Au Kenya, un collège hôtelier qui devait former les professionnels du tourisme est devenu un cas d'école… de la lutte anticorruption. L'ancien ministre du Tourisme, Najib Balala, aurait été arrêté par les enquêteurs de la Commission de lutte contre la corruption (EACC) dans une affaire de paiements irréguliers estimés à 8,5 milliards de shillings kényans, soit environ 54 millions de dollars.
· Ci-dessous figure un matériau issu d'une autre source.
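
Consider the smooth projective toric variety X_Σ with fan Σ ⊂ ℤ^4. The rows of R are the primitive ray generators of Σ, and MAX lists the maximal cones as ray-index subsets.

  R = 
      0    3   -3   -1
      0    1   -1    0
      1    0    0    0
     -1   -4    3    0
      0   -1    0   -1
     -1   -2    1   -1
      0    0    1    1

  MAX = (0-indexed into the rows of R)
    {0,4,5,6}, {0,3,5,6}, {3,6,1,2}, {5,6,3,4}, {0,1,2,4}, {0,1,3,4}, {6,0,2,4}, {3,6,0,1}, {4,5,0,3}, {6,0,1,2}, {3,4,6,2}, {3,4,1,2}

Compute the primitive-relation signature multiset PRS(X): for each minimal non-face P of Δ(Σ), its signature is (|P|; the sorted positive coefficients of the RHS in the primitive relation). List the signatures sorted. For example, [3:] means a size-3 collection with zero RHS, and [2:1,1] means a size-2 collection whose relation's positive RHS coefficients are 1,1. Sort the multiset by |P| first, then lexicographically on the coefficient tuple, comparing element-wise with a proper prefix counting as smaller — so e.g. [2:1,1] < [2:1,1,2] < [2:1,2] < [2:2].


Minimal non-faces — 5 found among 7 rays, 12 max cones:

  P = {1,5}:  v_{1} + v_{5} = v_{0} + v_{3} — sig = [2:1,1]
  P = {2,5}:  v_{2} + v_{5} = 2·v_{4} + v_{6} — sig = [2:1,2]
  P = {1,4,6}:  v_{1} + v_{4} + v_{6} = 0 — sig = [3:]
  P = {0,2,3}:  v_{0} + v_{2} + v_{3} = v_{4} — sig = [3:1]
  P = {0,3,4,6}:  v_{0} + v_{3} + v_{4} + v_{6} = v_{5} — sig = [4:1]

Sorted signature multiset PRS(X):
    [2:1,1]
    [2:1,2]
    [3:]
    [3:1]
    [4:1]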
Un chantier à 8,5 milliards de shillings

Selon Anadolu Agency, l'enquête porterait sur des versements irréguliers destinés à la construction de l'Utalii College, dans le comté de Kilifi. Najib Balala et d'autres suspects feraient face à dix chefs d'accusation de corruption et d'atteintes économiques, dont fraude aux marchés publics et détournement de fonds publics.

D'après Citizen Digital, l'ancienne secrétaire principale du ministère du Tourisme, Leah Gwiyo, aurait également été arrêtée dans le cadre de la même procédure. Les enquêteurs de l'EACC chercheraient à retracer le circuit des fonds engagés pour un projet qui, sur le terrain, n'aurait guère avancé.

Nairobi, capitale du Kenya.
Photo : Wikimedia Commons — CC BY-SA 4.0 — L'EACC, l'agence anticorruption kényane, est à la manœuvre dans le dossier.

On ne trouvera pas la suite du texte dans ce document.